Beyond looking at the success of a candidate’s prior history, such as membership in the President’s club four years in a row, or their winning sales statistics, “It’s really important to understand the corporate culture of where a candidate was selling previously,” explains Larry Gould, Senior Enterprise Relationship Manager at LinkedIn.

It’s critical to put a candidate’s background into the proper context, in order to understand if they will work out at a new organization. “If you’re a top performer at an organization like salesforce.com, or Oracle for example, where you know the people are super hungry, that is different than being a top performer in a less aggressive environment,” Gould shares.

2. Find out what kind of sales methodology they’ve practiced

Different companies use differing methodologies to sell such as solutions sales, where the salesperson sells by uncovering a problem or complaint his customer is having, and looks to solve the problem using his company’s product or service.
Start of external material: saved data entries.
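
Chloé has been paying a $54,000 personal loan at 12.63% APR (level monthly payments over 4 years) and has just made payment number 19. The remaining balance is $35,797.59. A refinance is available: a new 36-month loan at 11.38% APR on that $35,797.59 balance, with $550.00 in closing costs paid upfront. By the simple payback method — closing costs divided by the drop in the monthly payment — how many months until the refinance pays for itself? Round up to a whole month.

Current payment = 54,000 × 12.63%/12 / (1 − (1+0.0105250)^−48) = $1,438.79.
Refinanced payment = 35,797.59 × 0.0094833 / (1 − (1+0.0094833)^−36) = $1,178.42.
Monthly savings = $1,438.79 − $1,178.42 = $260.37.
Break-even = $550.00 / $260.37 = 2.11 → 3 months.

3 months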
“You don't want to hire an employee who has only had success using ’price-based selling’ as a means to sell, when the company the candidate will be working for uses ’solution sales’,” explains Wagner. “So that’s one of the first things we look at; how has the candidate has done deals or won sales in the past?”
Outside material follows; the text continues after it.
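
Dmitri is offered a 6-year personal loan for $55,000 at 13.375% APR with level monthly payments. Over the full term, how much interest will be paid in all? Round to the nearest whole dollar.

$25,279

Monthly rate = 13.375%/12 = 0.0111458; payment = 55,000 × 0.0111458 / (1 − (1+0.0111458)^−72) = $1,114.99.
Total paid = 72 × $1,114.99 = $80,279.28; interest = $80,279.28 − $55,000 = $25,279.28.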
3. Let them demonstrate their skills in action

When Gould was interviewing for a sales job at LinkedIn, he was handed the skeleton outline of a mock presentation, and told to run a sales meeting on the fly for the hiring managers.

Asking a candidate to actually demonstrate their sales skills is critical, says Gould. “In an interview, you can spin your story to be extremely personable, but when you have to actually run a meeting, and think quickly on your feet, that will reveal whether you can adapt to a situation, and demonstrate your true skills.”

“Running interviews with role-play sessions can be helpful in weeding out sales candidates who aren’t really up to the task,” he says.

4. Ask behavioral questions that demonstrate leadership skills

“At LinkedIn we don’t just consider candidates’ ‘results,’ but we look for people who have shown that they have the skills to lead others as well,” says Wagner.

Leadership skills don't necessarily have to be from their prior employment, Wagner adds. They could come from a role at a volunteer organization.”

“By asking questions such as ‘When have you led a project or initiative, or worked in a leadership capacity?’, we can find out, not only if a person can perform well for themselves, but whether they’re capable of upping the overall performance of the team they’re working on.”

5. Reach out to unspecified references on LinkedIn

In the modern-hiring era, it’s pretty much a given that any reference a candidate gives is going to offer up a stellar recommendation of the person in question.

Instead of relying on those sorts of references where you might be unknowingly talking to a sale person’s best friend, Gould recommends using LinkedIn connections, to discover people who have worked with a candidate in a previous company, who might be willing to discuss their qualifications and skills from a more objective point of view.

“It’s becoming a common practice,” explains Gould, “to send an email to a connection saying: ‘I see you’ve worked with this person. Do you know this person well enough to comment on their skills, and can you tell me whether they’re any good?’ And in most cases, the person will come back and tell you either, ‘Yes, I know them well enough to comment,’ or simply, ‘Not really, I just had a drink with them once’.”